The Paralympic Games are an international competition for elite athletes with impairments. Modeled after the Olympic Games, the Paralympics are held immediately after the Olympics at the same venues.

The road to Rio starts next week at the 2015 IPC Athletics Grand Prix Desert Challenge in Meza, Ariz., where Karim hopes to compete in the 100- and 200-meter sprints. His best time so far at 100 meters was 14.8 seconds, about four seconds behind some of the best times ever recorded in his class.

A good showing there could lead to a spot at the U.S. Nationals, followed by the PanAm Games. A CrowdRise account has been set up to help with expenses (http://bit.ly/1zPlrcw).

Karim will be cheered along the way by the many amputees he has inspired in the four years since his accident, along with old classmates and teammates from UNH, his fiance and their nine-month-old son and his sponsors from Next Step.

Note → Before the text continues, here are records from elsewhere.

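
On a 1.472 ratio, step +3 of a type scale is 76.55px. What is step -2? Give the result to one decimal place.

11.1px

Moving from step +3 to step -2 is 5 steps down, so divide by r⁵.
76.55 ÷ 1.472⁵ = 76.55 ÷ 6.91097 ≈ 11.077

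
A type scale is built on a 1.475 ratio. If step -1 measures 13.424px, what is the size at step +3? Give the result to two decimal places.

63.54px

Moving from step -1 to step +3 is 4 steps up, so multiply by r⁴.
13.424 × 1.475⁴ = 13.424 × 4.73334 ≈ 63.540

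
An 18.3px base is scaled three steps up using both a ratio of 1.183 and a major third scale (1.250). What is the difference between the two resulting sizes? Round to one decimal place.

5.4px

At 1.183: 18.3 × 1.183³ = 30.297px
Major third: 18.3 × 1.250³ = 35.742px
Difference: 35.742 − 30.297 = 5.445px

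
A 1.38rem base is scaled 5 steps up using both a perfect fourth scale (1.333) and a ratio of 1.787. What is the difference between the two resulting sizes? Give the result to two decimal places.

Perfect fourth: 1.38 × 1.333⁵ = 5.8080rem
At 1.787: 1.38 × 1.787⁵ = 25.1479rem
Difference: 25.1479 − 5.8080 = 19.3399rem

19.34rem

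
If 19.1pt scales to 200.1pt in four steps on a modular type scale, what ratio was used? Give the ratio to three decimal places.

1.799

The ratio satisfies 19.1 × r⁴ = 200.1, so r = (200.1 / 19.1)^(1/4).
r = 10.4764^(1/4) ≈ 1.7991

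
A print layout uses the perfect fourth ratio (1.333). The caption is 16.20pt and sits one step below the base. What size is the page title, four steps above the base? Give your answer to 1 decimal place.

68.2pt

16.20 × 1.333⁵ = 16.20 × 4.20873 ≈ 68.181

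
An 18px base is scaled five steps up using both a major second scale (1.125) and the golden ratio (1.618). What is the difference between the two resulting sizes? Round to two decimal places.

Major second: 18.0 × 1.125⁵ = 32.4366px
Golden ratio: 18.0 × 1.618⁵ = 199.6021px
Difference: 199.6021 − 32.4366 = 167.1655px

167.17px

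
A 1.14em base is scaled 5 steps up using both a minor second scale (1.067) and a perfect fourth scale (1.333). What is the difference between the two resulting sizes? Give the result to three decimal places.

Minor second: 1.14 × 1.067⁵ = 1.57662em
Perfect fourth: 1.14 × 1.333⁵ = 4.79795em
Difference: 4.79795 − 1.57662 = 3.22133em

3.221em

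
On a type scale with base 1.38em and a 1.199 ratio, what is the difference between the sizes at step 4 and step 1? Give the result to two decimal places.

Step 1: 1.38 × 1.199 = 1.6546em
Step 4: 1.38 × 1.199⁴ = 2.8520em
Difference: 2.8520 − 1.6546 = 1.1974em

1.20em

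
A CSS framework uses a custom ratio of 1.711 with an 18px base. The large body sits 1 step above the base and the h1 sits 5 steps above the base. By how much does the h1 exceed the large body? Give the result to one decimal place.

Step 1: 18.0 × 1.711 = 30.798px
Step 5: 18.0 × 1.711⁵ = 263.951px
Difference: 263.951 − 30.798 = 233.153px

233.2px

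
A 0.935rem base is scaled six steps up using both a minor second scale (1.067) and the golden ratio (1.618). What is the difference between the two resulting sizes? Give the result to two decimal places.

15.40rem

Minor second: 0.935 × 1.067⁶ = 1.3797rem
Golden ratio: 0.935 × 1.618⁶ = 16.7758rem
Difference: 16.7758 − 1.3797 = 15.3961rem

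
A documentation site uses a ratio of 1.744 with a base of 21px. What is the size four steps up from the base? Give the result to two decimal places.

194.27px

21.0 × 1.744⁴ = 21.0 × 9.25094 ≈ 194.27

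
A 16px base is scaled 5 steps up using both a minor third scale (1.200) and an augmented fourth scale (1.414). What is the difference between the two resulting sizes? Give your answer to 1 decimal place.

Minor third: 16.0 × 1.200⁵ = 39.813px
Augmented fourth: 16.0 × 1.414⁵ = 90.441px
Difference: 90.441 − 39.813 = 50.628px

50.6px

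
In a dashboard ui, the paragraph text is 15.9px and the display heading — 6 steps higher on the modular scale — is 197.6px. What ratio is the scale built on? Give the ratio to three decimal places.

r⁶ = 197.6 / 15.9, so r = (197.6/15.9)^(1/6).
r = 12.4277^(1/6) ≈ 1.5219

1.522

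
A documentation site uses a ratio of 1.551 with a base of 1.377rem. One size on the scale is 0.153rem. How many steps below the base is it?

1.551ⁿ = 1.377 / 0.153 = 9.0000
n = ln(9.0000) / ln(1.551) = 2.1972 / 0.4389 ≈ 5.01

5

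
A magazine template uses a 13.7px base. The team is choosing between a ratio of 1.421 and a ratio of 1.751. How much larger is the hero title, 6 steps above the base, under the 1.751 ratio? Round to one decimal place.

282.1px

At 1.421: 13.7 × 1.421⁶ = 112.794px
At 1.751: 13.7 × 1.751⁶ = 394.855px
Difference: 394.855 − 112.794 = 282.061px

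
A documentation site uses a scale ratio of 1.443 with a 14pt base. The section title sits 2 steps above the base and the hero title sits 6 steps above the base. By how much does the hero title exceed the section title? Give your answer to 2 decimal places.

97.24pt

Step 2: 14.0 × 1.443² = 29.1515pt
Step 6: 14.0 × 1.443⁶ = 126.3939pt
Difference: 126.3939 − 29.1515 = 97.2424pt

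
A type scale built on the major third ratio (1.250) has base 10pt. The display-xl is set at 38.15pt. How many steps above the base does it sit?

6

1.250ⁿ = 38.15 / 10 = 3.8150
n = ln(3.8150) / ln(1.250) = 1.3389 / 0.2231 ≈ 6.00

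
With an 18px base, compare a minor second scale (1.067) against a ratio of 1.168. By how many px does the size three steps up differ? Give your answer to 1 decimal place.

Minor second: 18.0 × 1.067³ = 21.866px
At 1.168: 18.0 × 1.168³ = 28.681px
Difference: 28.681 − 21.866 = 6.815px

6.8px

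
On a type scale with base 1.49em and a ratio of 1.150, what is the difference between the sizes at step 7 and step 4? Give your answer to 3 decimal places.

1.357em

Step 4: 1.49 × 1.150⁴ = 2.60602em
Step 7: 1.49 × 1.150⁷ = 3.96343em
Difference: 3.96343 − 2.60602 = 1.35741em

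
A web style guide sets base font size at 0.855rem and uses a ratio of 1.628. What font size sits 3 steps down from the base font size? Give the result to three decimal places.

Each step on a modular scale multiplies by the ratio, so the size n steps from the base is base × ratioⁿ.
0.855 ÷ 1.628³ = 0.855 ÷ 4.31483 ≈ 0.198

0.198rem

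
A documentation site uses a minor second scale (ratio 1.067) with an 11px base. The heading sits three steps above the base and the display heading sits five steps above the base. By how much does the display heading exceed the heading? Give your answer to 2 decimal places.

Step 3: 11.0 × 1.067³ = 13.3624px
Step 5: 11.0 × 1.067⁵ = 15.2130px
Difference: 15.2130 − 13.3624 = 1.8506px

1.85px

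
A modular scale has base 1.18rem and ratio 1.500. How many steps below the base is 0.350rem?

1.500ⁿ = 1.18 / 0.350 = 3.3714
n = ln(3.3714) / ln(1.500) = 1.2153 / 0.4055 ≈ 3.00

3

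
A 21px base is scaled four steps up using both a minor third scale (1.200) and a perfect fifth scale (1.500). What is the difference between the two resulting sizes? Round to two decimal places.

62.77px

Minor third: 21.0 × 1.200⁴ = 43.5456px
Perfect fifth: 21.0 × 1.500⁴ = 106.3125px
Difference: 106.3125 − 43.5456 = 62.7669px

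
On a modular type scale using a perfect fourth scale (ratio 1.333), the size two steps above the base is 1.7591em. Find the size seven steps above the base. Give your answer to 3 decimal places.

7.404em

The gap is 7 − (2) = 5 steps, so the factor is 1.333^5.
1.7591 × 1.333⁵ = 1.7591 × 4.20873 ≈ 7.404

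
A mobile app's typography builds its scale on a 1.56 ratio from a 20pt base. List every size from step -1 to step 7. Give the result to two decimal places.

12.82pt, 20.00pt, 31.20pt, 48.67pt, 75.93pt, 118.45pt, 184.78pt, 288.26pt, 449.68pt

Step -1: 20.0 ÷ 1.56 = 12.82
Step 0: 20pt
Step 1: 20.0 × 1.56 = 31.20
Step 2: 20.0 × 1.56² = 48.67
Step 3: 20.0 × 1.56³ = 75.93
Step 4: 20.0 × 1.56⁴ = 118.45
Step 5: 20.0 × 1.56⁵ = 184.78
Step 6: 20.0 × 1.56⁶ = 288.26
Step 7: 20.0 × 1.56⁷ = 449.68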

“All I know is, I have to run as fast as I can, and the rest will take care of itself,” Karim said.

June 6 will be Muji Day at Northeast Delta Dental Stadium, where the Fisher Cats game-day crowd will watch as Karim tries to beat his personal best, sprinting toward the grandstand.

Source of inspiration

He expects on that day, as with many others, he’ll be reflecting on an encounter he had one lonely morning on an abandoned football field behind Medford (Mass.) High School, as he began training on his prosthetic legs.

“I was by myself at 5:30 in the morning, no spotlight, no cheering. It seemed impossible at the time,” he recalls, “when I heard something rustling in the bushes I was sitting by.”

Glancing in the direction of the noise, Karim says he saw a fox, perfectly still and glaring back at him, just inches away.

When he was a 5-foot-11-inch, 200-pound strong safety, he would not have given the fox a second glance, but on that day, he was momentarily filled with fear, immobilized and vulnerable.

“I thought, ‘If that fox charges me, the only option I have is to fight.’ When you can’t move, anything will scare you.”

The fox retreated, but the moment left a lasting impression. A stylized fox head has since become an icon for Karim’s odyssey, adorning promotional materials for Muji’s Run to Rio and otherwise serving as his source of inspiration.

“Whenever I am tired, or hurt, or discouraged, I look at that fox,” he says, “and I remember that I have no place to run, nowhere to escape, no option but to stand and fight, and never give up.”